Je crois que j’avais le seul chasseur de la Luftwaffe équipé d’un allume-cigare et d’un support pour cigare si je devais me mettre sous oxygène.

Adolf Galland, pilote puis commandant de la Jagdgeschwader 26

Pendant la Guerre d'Espagne, le pilote avait adopté comme mascotte, sur son avion, le Mickey Mouse de Walt Disney, tenant une hache et un cigare. "Je prends toujours mes cigares sur moi et je suis devenu célèbre pour ça", racontera-t-il. "J’avais même un humidor (armoire à cigares NDR) que j’avais récupéré en Espagne et que je gardais dans mes quartiers pour les conserver au frais. Je crois que j’avais le seul chasseur de la Luftwaffe équipé d’un allume-cigare et d’un support pour cigare si je devais me mettre sous oxygène". 
A l'issue de la Blitzkrieg de mai-juin 1940 contre les Pays-Bas, la Belgique et la France, son escadre, la Jagdgeschwader 26, revendiquait déjà 162 succès. Elle avait notamment détruit une cinquantaine d'appareils alliés, au-dessus de Dunkerque, pendant l'Opération Dynamo.

Ses Messerschmitt étaient reconnaissables par la lettre "S" peinte de part et d'autre des cockpits. Une référence à Albert Leo Schlageter, un nationaliste allemand fusillé en 1923 pour espionnage et sabotage par les troupes françaises d'occupation de la Ruhr. Une icône pour les Nazis.
Composée de trois groupes de chasse, la JG26 prit ses quartiers à Audembert à partir du 15 juillet 1940. Les Britanniques avaient déjà utilisé les champs de ce village comme terrain d'aviation auxiliaire à la fin de la Première guerre mondiale.

Pour les Allemands, ils ont un intérêt stratégique : Audembert est situé tout près des deux postes de commandement installés aux caps Gris-Nez et Blanc-Nez, à une trentaine de kilomètres à peine des côtes anglaises. Un atout pour les Messerschmitt dont l'autonomie en carburant était limitée.
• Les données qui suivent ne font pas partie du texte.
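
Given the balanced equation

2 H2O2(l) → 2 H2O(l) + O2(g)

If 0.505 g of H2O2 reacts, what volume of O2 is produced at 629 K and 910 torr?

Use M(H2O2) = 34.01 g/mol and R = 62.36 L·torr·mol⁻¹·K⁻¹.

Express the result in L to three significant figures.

n(H2O2) = 0.5050 / 34.01 = 0.01485 mol
n(O2) = (1/2) × 0.01485 = 0.007425 mol
V = nRT/P = 0.007425 × 62.36 × 629 / 910 = 0.3200 L

0.320 L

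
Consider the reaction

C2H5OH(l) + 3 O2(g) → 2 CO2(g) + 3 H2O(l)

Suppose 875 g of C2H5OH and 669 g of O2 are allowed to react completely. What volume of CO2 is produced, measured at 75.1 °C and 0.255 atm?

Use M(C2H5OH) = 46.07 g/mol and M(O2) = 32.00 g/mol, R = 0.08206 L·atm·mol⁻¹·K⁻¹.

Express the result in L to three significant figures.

n(C2H5OH) = 875 / 46.07 = 18.99 mol
n(O2) = 669 / 32.00 = 20.91 mol
For 18.99 mol C2H5OH, stoichiometry requires (3/1) × 18.99 = 56.97 mol O2; 20.91 mol is available, so O2 is limiting.
n(CO2) = (2/3) × 20.91 = 13.94 mol
V(CO2) = nRT/P = 13.94 × 0.08206 × 348.25 / 0.255 = 1562 L

1560 L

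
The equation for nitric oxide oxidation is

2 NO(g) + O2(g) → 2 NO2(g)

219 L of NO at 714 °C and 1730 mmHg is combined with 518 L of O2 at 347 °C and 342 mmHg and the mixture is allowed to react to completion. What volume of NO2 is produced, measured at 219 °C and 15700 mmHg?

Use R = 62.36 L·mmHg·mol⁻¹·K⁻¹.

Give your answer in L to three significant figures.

12.0 L

n(NO) = PV/RT = (1730 × 219) / (62.36 × 987.15) = 6.155 mol
n(O2) = PV/RT = (342 × 518) / (62.36 × 620.15) = 4.581 mol
For 6.155 mol NO, stoichiometry requires (1/2) × 6.155 = 3.078 mol O2; 4.581 mol is available, so NO is limiting.
n(NO2) = (2/2) × 6.155 = 6.155 mol
V(NO2) = nRT/P = 6.155 × 62.36 × 492.15 / 15700 = 12.03 L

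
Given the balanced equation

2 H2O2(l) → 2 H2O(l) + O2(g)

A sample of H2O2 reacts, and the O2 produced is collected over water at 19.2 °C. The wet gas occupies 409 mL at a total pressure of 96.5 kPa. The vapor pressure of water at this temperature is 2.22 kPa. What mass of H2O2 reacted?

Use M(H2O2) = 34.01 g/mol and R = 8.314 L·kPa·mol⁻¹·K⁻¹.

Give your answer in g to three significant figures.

P(O2) = 96.5 − 2.22 = 94.28 kPa
n(O2) = PV/RT = (94.28 × 0.4090) / (8.314 × 292.35) = 0.01586 mol
n(H2O2) = (2/1) × 0.01586 = 0.03172 mol
m(H2O2) = 0.03172 × 34.01 = 1.079 g

1.08 g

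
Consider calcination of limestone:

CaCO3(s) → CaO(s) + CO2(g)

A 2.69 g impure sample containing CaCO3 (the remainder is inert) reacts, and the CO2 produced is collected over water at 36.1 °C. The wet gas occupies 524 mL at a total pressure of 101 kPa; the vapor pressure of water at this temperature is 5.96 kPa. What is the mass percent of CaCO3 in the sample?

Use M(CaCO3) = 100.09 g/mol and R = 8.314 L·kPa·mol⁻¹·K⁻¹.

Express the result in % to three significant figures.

72.1 %

P(CO2) = 101 − 5.96 = 95.04 kPa
n(CO2) = PV/RT = (95.04 × 0.5240) / (8.314 × 309.25) = 0.01937 mol
n(CaCO3) = (1/1) × 0.01937 = 0.01937 mol
m(CaCO3) = 0.01937 × 100.09 = 1.939 g
%CaCO3 = 1.939 / 2.69 × 100 = 72.08%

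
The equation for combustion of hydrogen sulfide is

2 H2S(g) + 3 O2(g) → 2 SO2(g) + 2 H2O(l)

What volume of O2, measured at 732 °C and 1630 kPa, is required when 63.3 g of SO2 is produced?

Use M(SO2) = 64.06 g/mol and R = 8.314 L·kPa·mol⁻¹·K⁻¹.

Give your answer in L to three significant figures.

n(SO2) = 63.30 / 64.06 = 0.9881 mol
n(O2) = (3/2) × 0.9881 = 1.482 mol
V = nRT/P = 1.482 × 8.314 × 1005.15 / 1630 = 7.598 L

7.60 L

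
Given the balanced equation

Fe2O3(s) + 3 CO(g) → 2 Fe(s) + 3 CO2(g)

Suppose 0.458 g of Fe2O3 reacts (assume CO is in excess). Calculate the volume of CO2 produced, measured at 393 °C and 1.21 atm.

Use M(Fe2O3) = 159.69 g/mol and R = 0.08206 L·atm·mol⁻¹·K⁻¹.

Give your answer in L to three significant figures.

0.389 L

n(Fe2O3) = 0.4580 / 159.69 = 0.002868 mol
n(CO2) = (3/1) × 0.002868 = 0.008604 mol
V = nRT/P = 0.008604 × 0.08206 × 666.15 / 1.21 = 0.3887 L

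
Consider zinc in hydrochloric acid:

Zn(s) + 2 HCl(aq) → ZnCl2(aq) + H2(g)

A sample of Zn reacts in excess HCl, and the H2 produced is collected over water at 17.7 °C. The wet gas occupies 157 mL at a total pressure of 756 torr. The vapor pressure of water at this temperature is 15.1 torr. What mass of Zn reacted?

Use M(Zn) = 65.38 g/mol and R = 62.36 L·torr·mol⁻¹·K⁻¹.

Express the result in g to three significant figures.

P(H2) = 756 − 15.1 = 740.9 torr
n(H2) = PV/RT = (740.9 × 0.1570) / (62.36 × 290.85) = 0.006413 mol
n(Zn) = (1/1) × 0.006413 = 0.006413 mol
m(Zn) = 0.006413 × 65.38 = 0.4193 g

0.419 g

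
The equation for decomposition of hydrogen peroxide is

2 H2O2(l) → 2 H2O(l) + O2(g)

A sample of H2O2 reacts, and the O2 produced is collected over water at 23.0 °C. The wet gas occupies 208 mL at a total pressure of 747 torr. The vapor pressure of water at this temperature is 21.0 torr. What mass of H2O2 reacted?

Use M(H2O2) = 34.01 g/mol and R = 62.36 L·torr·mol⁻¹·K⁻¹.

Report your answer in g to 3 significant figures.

0.556 g

P(O2) = 747 − 21.0 = 726.0 torr
n(O2) = PV/RT = (726.0 × 0.2080) / (62.36 × 296.15) = 0.008177 mol
n(H2O2) = (2/1) × 0.008177 = 0.01635 mol
m(H2O2) = 0.01635 × 34.01 = 0.5561 g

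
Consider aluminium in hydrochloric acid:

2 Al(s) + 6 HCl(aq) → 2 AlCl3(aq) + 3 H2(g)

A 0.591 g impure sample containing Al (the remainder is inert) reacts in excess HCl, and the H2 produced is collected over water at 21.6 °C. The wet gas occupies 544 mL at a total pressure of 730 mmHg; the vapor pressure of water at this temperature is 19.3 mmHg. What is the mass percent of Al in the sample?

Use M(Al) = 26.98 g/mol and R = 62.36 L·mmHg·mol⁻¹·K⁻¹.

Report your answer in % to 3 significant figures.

P(H2) = 730 − 19.3 = 710.7 mmHg
n(H2) = PV/RT = (710.7 × 0.5440) / (62.36 × 294.75) = 0.02103 mol
n(Al) = (2/3) × 0.02103 = 0.01402 mol
m(Al) = 0.01402 × 26.98 = 0.3783 g
%Al = 0.3783 / 0.591 × 100 = 64.01%

64.0 %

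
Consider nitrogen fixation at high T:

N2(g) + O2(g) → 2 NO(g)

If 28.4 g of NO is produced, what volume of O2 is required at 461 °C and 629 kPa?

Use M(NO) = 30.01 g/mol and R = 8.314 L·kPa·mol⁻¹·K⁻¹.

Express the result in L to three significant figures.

4.59 L

n(NO) = 28.40 / 30.01 = 0.9464 mol
n(O2) = (1/2) × 0.9464 = 0.4732 mol
V = nRT/P = 0.4732 × 8.314 × 734.15 / 629 = 4.592 L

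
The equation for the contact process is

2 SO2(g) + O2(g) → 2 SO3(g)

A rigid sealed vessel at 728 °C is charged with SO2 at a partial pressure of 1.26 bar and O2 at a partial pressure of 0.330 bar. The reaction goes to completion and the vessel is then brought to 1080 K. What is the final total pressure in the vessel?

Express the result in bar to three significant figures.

1.36 bar

At constant V, partial pressures at 728 °C are proportional to moles, so apply stoichiometry directly to pressures.
P(O2) required for 1.26 bar of SO2 = (1/2) × 1.26 = 0.6300 bar; available 0.330 bar, so O2 is limiting.
P(SO2) remaining = 1.26 − (2/1) × 0.330 = 0.6000 bar
P(gaseous products) = (2)/1 × 0.330 = 0.6600 bar
P_total at 728 °C = 0.6000 + 0.6600 = 1.260 bar
Scaling to 1080 K: P = 1.260 × 1080/1001.15 = 1.359 bar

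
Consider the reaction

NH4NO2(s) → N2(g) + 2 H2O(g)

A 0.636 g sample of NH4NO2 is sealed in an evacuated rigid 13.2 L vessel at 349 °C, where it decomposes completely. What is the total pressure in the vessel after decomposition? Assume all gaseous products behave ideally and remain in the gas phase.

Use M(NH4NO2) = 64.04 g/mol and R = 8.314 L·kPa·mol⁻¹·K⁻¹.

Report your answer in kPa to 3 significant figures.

n(NH4NO2) = 0.636 / 64.04 = 0.009931 mol
n(gas produced) = (3/1) × 0.009931 = 0.02979 mol
P = nRT/V = 0.02979 × 8.314 × 622.15 / 13.2 = 11.67 kPa

11.7 kPa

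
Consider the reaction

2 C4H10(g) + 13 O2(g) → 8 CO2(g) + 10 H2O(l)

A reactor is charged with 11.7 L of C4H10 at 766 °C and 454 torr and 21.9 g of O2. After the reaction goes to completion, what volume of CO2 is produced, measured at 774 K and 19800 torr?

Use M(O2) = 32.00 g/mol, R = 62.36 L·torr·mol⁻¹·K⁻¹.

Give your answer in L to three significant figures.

n(C4H10) = PV/RT = (454 × 11.7) / (62.36 × 1039.15) = 0.08197 mol
n(O2) = 21.9 / 32.00 = 0.6844 mol
For 0.08197 mol C4H10, stoichiometry requires (13/2) × 0.08197 = 0.5328 mol O2; 0.6844 mol is available, so C4H10 is limiting.
n(CO2) = (8/2) × 0.08197 = 0.3279 mol
V(CO2) = nRT/P = 0.3279 × 62.36 × 774 / 19800 = 0.7993 L

0.799 L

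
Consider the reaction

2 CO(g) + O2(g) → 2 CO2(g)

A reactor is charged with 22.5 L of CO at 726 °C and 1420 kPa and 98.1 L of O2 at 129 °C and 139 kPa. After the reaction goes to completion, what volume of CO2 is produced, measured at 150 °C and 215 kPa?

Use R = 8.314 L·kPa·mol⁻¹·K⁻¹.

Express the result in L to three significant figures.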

"A partir du moment où on atteignait les côtes britanniques, on avait peut-être 30 minutes de temps de vol et moins de 20 minutes si on volait près de Londres", expliquera Galland. "Ce temps se réduisait dramatiquement si vous engagiez le combat, ce qui vous forçait à utiliser plus de carburant".Outre Audembert, les groupes de chasse de la Jagdgeschwader 26 investirent aussi les champs d'aviation de Marquise et de Caffiers, dont il reste encore aujourd'hui quelques discrets vestiges.
L'escadre effectua sa première sortie de la Bataille d'Angleterre le 24 juillet 1940. Sa mission était de soutenir une attaque de bombardiers Dornier Do 17 sur un convoi de navires, au-dessus de l'estuaire de la Tamise. La confrontation avec les Spitfire des 54 et 64 Squadron ne fut pas à son avantage : deux de ses pilotes - Joseph Schauff et Erich Noack - furent tués.

Un troisième - Werner Bartels - dut se poser en catastrophe, sur le ventre, près de Margate.Blessé, il fut capturé par les Anglais. 
Son Messerchmitt abattu fut ensuite publiquement exposé, tel un trophée, dans un parc de Croydon, au sud de Londres. Les habitants venaient se faire photographier à côté de l'appareil.
 
Lors de cette première mission, les chasseurs de la JG26 durent rompre le combat, en raison de soucis de carburant. Galland était quand même parvenu à abattre un Spitfire ce jour-là, près de Margate, tout comme son équipier Karl Straub.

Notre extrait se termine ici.